Based on ideas that Vatican officials have floated in conversations over the last two weeks, here are seven relatively simple steps the next pope could take to streamline and improve governance at the heart of the church:
- Bring in his own team. Newly elected popes habitually leave the Roman Curia heads in place for years, in part because they don't want to be seen as "rocking the boat." But this only makes it more difficult to change policies and challenge entrenched attitudes. The next pope should thank the existing team of Vatican officials for their service, and then send them home.
- Limit terms for Roman Curia officials to no more than five years. Cardinals and other prelates should be informed that their Vatican appointments will last no more than five years. This would ensure that they understand their shift at the Vatican is truly a time of service to the church, not an opportunity for career-building. Term limits would also bring younger people to the Vatican. At present, heads of major Vatican offices often come into their jobs at an older age and serve until retirement. Curia appointments should not be seen as a life sentence.
- Initiate weekly Cabinet-style meetings among Vatican department heads. Rather incredibly, such meetings are rarely held today, and that fact helps explain why Roman Curia officials often give the impression they're not on the same page. Cross-communication between Vatican agencies is practically non-existent, and this would be a first step toward fixing that.
- Flip the proportion of Italians in the Curia. Italians still dominate almost every Vatican office, and Pope Benedict actually "re-Italianized" some sections of the Roman Curia. If Italians make up 60% of the Curia today, for example, reducing them to 40% would create a space for real internationalization. It would also help reduce the Vatican's excessive focus on Italian political and social affairs.

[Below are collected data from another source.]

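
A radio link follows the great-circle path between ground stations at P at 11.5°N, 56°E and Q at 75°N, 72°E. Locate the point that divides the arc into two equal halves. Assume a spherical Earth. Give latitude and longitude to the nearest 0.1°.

From cos δ = sin φ₁ sin φ₂ + cos φ₁ cos φ₂ cos Δλ, the central angle is δ ≈ 1.119 rad (64.1°).
Interpolate at f = 1/2 with slerp weights a = sin((1−f)δ)/sin δ ≈ 0.590, b = sin(fδ)/sin δ ≈ 0.590.
p = a·p₁ + b·p₂ ≈ (0.370, 0.625, 0.688); φ = arcsin(p_z) ≈ 43.43°, λ = atan2(p_y, p_x) ≈ 59.32°.

≈ 43.4°N, 59.3°E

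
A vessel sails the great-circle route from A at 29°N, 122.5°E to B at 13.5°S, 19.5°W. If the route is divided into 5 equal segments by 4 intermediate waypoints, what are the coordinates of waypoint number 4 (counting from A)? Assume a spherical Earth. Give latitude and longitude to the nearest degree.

≈ 1°N, 5°E

Convert each endpoint to a unit vector on the sphere (x = cos φ cos λ, y = cos φ sin λ, z = sin φ).
The central angle between the endpoints is δ = arccos(p₁·p₂) ≈ 2.471 rad (141.6°).
Interpolate at f = 4/5 with slerp weights a = sin((1−f)δ)/sin δ ≈ 0.763, b = sin(fδ)/sin δ ≈ 1.478.
p = a·p₁ + b·p₂ ≈ (0.996, 0.083, 0.025); φ = arcsin(p_z) ≈ 1.43°, λ = atan2(p_y, p_x) ≈ 4.77°.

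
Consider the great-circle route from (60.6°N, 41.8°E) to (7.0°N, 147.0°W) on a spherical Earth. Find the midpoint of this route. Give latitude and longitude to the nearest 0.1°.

≈ (62.7°N, 155.4°W)

The haversine formula gives a central angle δ ≈ 1.956 rad (112.0°) between the endpoints.
Interpolate at f = 1/2 with slerp weights a = sin((1−f)δ)/sin δ ≈ 0.895, b = sin(fδ)/sin δ ≈ 0.895.
p = a·p₁ + b·p₂ ≈ (-0.417, -0.191, 0.888); φ = arcsin(p_z) ≈ 62.68°, λ = atan2(p_y, p_x) ≈ -155.42°.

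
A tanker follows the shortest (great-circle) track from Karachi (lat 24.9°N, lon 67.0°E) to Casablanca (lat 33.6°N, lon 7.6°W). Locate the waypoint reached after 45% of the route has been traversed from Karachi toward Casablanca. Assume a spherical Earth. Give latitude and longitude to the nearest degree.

≈ lat 35°N, lon 35°E

Convert each endpoint to a unit vector on the sphere (x = cos φ cos λ, y = cos φ sin λ, z = sin φ).
The central angle between the endpoints is δ = arccos(p₁·p₂) ≈ 1.122 rad (64.3°).
Interpolate at f = 0.45 with slerp weights a = sin((1−f)δ)/sin δ ≈ 0.642, b = sin(fδ)/sin δ ≈ 0.537.
p = a·p₁ + b·p₂ ≈ (0.671, 0.477, 0.568); φ = arcsin(p_z) ≈ 34.58°, λ = atan2(p_y, p_x) ≈ 35.42°.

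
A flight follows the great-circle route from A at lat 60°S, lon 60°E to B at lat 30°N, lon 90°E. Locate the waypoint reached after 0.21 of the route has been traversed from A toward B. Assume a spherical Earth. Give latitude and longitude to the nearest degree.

Convert each endpoint to a unit vector on the sphere (x = cos φ cos λ, y = cos φ sin λ, z = sin φ).
The central angle between the endpoints is δ = arccos(p₁·p₂) ≈ 1.629 rad (93.3°).
Interpolate at f = 0.21 with slerp weights a = sin((1−f)δ)/sin δ ≈ 0.962, b = sin(fδ)/sin δ ≈ 0.336.
p = a·p₁ + b·p₂ ≈ (0.240, 0.707, -0.665); φ = arcsin(p_z) ≈ -41.66°, λ = atan2(p_y, p_x) ≈ 71.23°.

≈ lat 42°S, lon 71°E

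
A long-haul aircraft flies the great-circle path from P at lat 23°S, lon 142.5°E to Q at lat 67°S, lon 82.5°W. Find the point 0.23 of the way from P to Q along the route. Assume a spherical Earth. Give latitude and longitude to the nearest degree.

Convert each endpoint to a unit vector on the sphere (x = cos φ cos λ, y = cos φ sin λ, z = sin φ).
The central angle between the endpoints is δ = arccos(p₁·p₂) ≈ 1.465 rad (84.0°).
Interpolate at f = 0.23 with slerp weights a = sin((1−f)δ)/sin δ ≈ 0.909, b = sin(fδ)/sin δ ≈ 0.333.
p = a·p₁ + b·p₂ ≈ (-0.647, 0.380, -0.661); φ = arcsin(p_z) ≈ -41.39°, λ = atan2(p_y, p_x) ≈ 149.53°.

≈ lat 41°S, lon 150°E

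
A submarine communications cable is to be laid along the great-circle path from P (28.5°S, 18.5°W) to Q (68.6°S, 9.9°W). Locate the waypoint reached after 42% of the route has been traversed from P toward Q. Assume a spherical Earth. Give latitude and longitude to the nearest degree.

Convert each endpoint to a unit vector on the sphere (x = cos φ cos λ, y = cos φ sin λ, z = sin φ).
The central angle between the endpoints is δ = arccos(p₁·p₂) ≈ 0.705 rad (40.4°).
Interpolate at f = 0.42 with slerp weights a = sin((1−f)δ)/sin δ ≈ 0.614, b = sin(fδ)/sin δ ≈ 0.450.
p = a·p₁ + b·p₂ ≈ (0.673, -0.199, -0.712); φ = arcsin(p_z) ≈ -45.40°, λ = atan2(p_y, p_x) ≈ -16.49°.

≈ (45°S, 16°W)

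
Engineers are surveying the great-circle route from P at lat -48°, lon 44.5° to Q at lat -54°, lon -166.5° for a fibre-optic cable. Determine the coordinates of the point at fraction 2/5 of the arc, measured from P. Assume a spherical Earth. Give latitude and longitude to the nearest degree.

From cos δ = sin φ₁ sin φ₂ + cos φ₁ cos φ₂ cos Δλ, the central angle is δ ≈ 1.304 rad (74.7°).
Interpolate at f = 2/5 with slerp weights a = sin((1−f)δ)/sin δ ≈ 0.731, b = sin(fδ)/sin δ ≈ 0.516.
p = a·p₁ + b·p₂ ≈ (0.054, 0.272, -0.961); φ = arcsin(p_z) ≈ -73.91°, λ = atan2(p_y, p_x) ≈ 78.85°.

≈ lat -74°, lon 79°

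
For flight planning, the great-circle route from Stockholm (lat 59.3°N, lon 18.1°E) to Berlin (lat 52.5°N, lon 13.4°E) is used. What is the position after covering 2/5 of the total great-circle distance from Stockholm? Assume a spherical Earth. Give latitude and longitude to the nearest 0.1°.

≈ lat 56.6°N, lon 16.0°E

Write both endpoints as unit vectors p₁, p₂ with components (cos φ cos λ, cos φ sin λ, sin φ).
The central angle between the endpoints is δ = arccos(p₁·p₂) ≈ 0.127 rad (7.3°).
Interpolate at f = 2/5 with slerp weights a = sin((1−f)δ)/sin δ ≈ 0.601, b = sin(fδ)/sin δ ≈ 0.401.
p = a·p₁ + b·p₂ ≈ (0.529, 0.152, 0.835); φ = arcsin(p_z) ≈ 56.60°, λ = atan2(p_y, p_x) ≈ 16.02°.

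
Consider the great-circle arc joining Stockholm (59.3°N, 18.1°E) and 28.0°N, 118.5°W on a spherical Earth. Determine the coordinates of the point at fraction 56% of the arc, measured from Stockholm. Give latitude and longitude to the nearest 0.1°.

The haversine formula gives a central angle δ ≈ 1.495 rad (85.6°) between the endpoints.
Interpolate at f = 0.56 with slerp weights a = sin((1−f)δ)/sin δ ≈ 0.613, b = sin(fδ)/sin δ ≈ 0.745.
p = a·p₁ + b·p₂ ≈ (-0.016, -0.481, 0.877); φ = arcsin(p_z) ≈ 61.25°, λ = atan2(p_y, p_x) ≈ -91.94°.

≈ 61.3°N, 91.9°W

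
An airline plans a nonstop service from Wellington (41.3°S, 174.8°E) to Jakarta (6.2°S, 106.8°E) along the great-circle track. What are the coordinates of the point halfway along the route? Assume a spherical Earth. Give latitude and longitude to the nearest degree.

≈ (28°S, 135°E)

Write both endpoints as unit vectors p₁, p₂ with components (cos φ cos λ, cos φ sin λ, sin φ).
The central angle between the endpoints is δ = arccos(p₁·p₂) ≈ 1.212 rad (69.4°).
Interpolate at f = 1/2 with slerp weights a = sin((1−f)δ)/sin δ ≈ 0.608, b = sin(fδ)/sin δ ≈ 0.608.
p = a·p₁ + b·p₂ ≈ (-0.630, 0.620, -0.467); φ = arcsin(p_z) ≈ -27.85°, λ = atan2(p_y, p_x) ≈ 135.44°.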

- Bring more women to Vatican positions, across the entire Curia and at the executive level. Women scratched the Vatican's "glass ceiling" years ago, but have not been able to break through to the decision-making level. The explanation has been that the power to make binding decisions in the Roman Curia is linked to the priesthood. That seems to be an excessively clerical vision of the role of the Curia, and a pope could easily change it. He needs to have women's input, and he needs to show he trusts their judgment.
- Expand the "ad limina" format to include lay people. Every pope spends much of his working day meeting with bishops from around the world, who come to Rome periodically to report on their dioceses. But the pope rarely sits down with lay Catholics from those same dioceses. That needs to change.
- Reform -- or perhaps even suppress -- the Vatican bank. Considering the problems created by the Vatican bank in recent years, radical reform is needed, i.e., oversight by an independent international monitoring body. Some have questioned why the Vatican needs to be in the banking business at all. The Vatican no doubt does not want to completely lose its banking autonomy, but a new pope should take a bold move to restore credibility and transparency in financial affairs.
All of these changes could be made quickly, and without particular trauma, by a new pontiff. They would go a long way in showing the world that Benedict's resignation is not just an isolated act, but the start of some creative thinking.
John Thavis is the retired Rome bureau chief of the Catholic News Service and the author of the new book, The Vatican Diaries.